Smash Those Sliders!
You’ll see in the recipe that I have noted to divide the pork mixture into balls which are then squished onto the griddle into patties. The reason for this is to create nice lacy and crisp edges on the slider patties. It’s the best part!
Kewpie Mayo
I’ve said it before and I’ll say it again. Kewpie mayo is the best mayonnaise you’ll EVER taste. Try it! It’s made with egg yolks and rice vinegar, and it’s super smooth and complex in flavor. Find it at Target, on Amazon, at your local Asian market, or even your local general grocer!
Roasted Red Peppers
I’ve included how to roast red peppers at home in this recipe. I have heard you can also roasted them under the broiler! Also, you can totally use roasted red peppers from a jar, boo.
Galangal Root
Search “galangal” on google and you’ll get dozens of results of people scolding others for using ginger in place of galangal. Listen, I know that galangal is not easy to find. But, it is a very very Thai flavor, so if you can find it, that it AWESOME! If you can’t find it, just leave it out rather than replace it with ginger– ginger can be very overpowering.
Pork Thai Sausage Sliders Recipe
Galangal and Pork Sliders
Ingredients
- 2 tbsp sriracha hot sauce
- 1/4 cup Kewpie mayonnaise
- 2 red bell peppers
- 1 tbsp fish sauce
- 1/4 tsp baking soda
- 1 lb plain ground pork sausage or fatty ground pork
- 1/2 tsp salt
- 2 tbsp peeled and minced galangal root
- 4 tsp packedchopped cilantro leaves and tender stems plus more cilantro sprigs for topping
- 4 garlic cloves grated on a microplane or pressed
- 1-2 thai or bird’s eye chili peppers minced
- 12 sweet hawaiian rolls sliced in half to form buns
- 1 small english cucumber thinly sliced lengthwise into ribbons on a mandolin
- .25 lb white aged sharp cheddar cheese sliced, for serving
Instructions
Make the Sriracha Mayo:
- In a small dish mix together the sriracha and mayonnaise until well combined. Transfer to the refrigerator until ready to use.
Roast the Red Peppers:
- Peppers can be roasted on a grill or on a gas range stove. With either approach, the roasting will take about 20 minutes, and you’ll want to remove the grill grates or the burner plate so the pepper can be directly exposed to the flame. Roast the peppers directly on the flame or hot coals until thoroughly blackened all over. (If the skin isn’t completely blackened, it will be difficult to remove later.) Promptly move the peppers to a bowl and cover with plastic wrap or a lid to steam for 15 minutes. After steaming, peel away the skins and dice the peppers, discarding the stem and seeds.
Make the Thai Pork Sausage:
- In a medium bowl, combine the fish sauce and baking soda and stir until the baking soda had completely dissolved.

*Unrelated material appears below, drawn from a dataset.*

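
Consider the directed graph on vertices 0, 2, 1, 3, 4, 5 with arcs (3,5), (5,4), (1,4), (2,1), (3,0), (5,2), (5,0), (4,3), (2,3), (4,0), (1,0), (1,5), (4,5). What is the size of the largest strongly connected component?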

Add the pork, salt, galangal, cilantro, garlic, and chilies to the bowl and use your hands to mix well. When thoroughly mixed, divide the mixture into 12 balls, (about 1.5 tbsp each), arrange on a baking sheet, and refrigerate for 30 minutes.
Make the Sliders
- Heat a cast iron griddle on a grill or stovetop over high heat until ripping hot (400F +.) One at a time, smash the balls with a spatula onto the griddle to form lacy edges. Cook the patties in batches, about 4 at a time, spacing 1-2” apart. Once smashed, let the patties sear undisturbed about 3 minutes (This will help the patties get a gorgeous browned surface and edges.) Then flip, give a firm smoosh, and cook 3 minutes on the other side.
- Serve the patties on Hawaiian rolls, topped with piles of cucumber ribbons, cilantro sprigs, diced roasted red peppers, sriracha mayo, and cheddar cheese.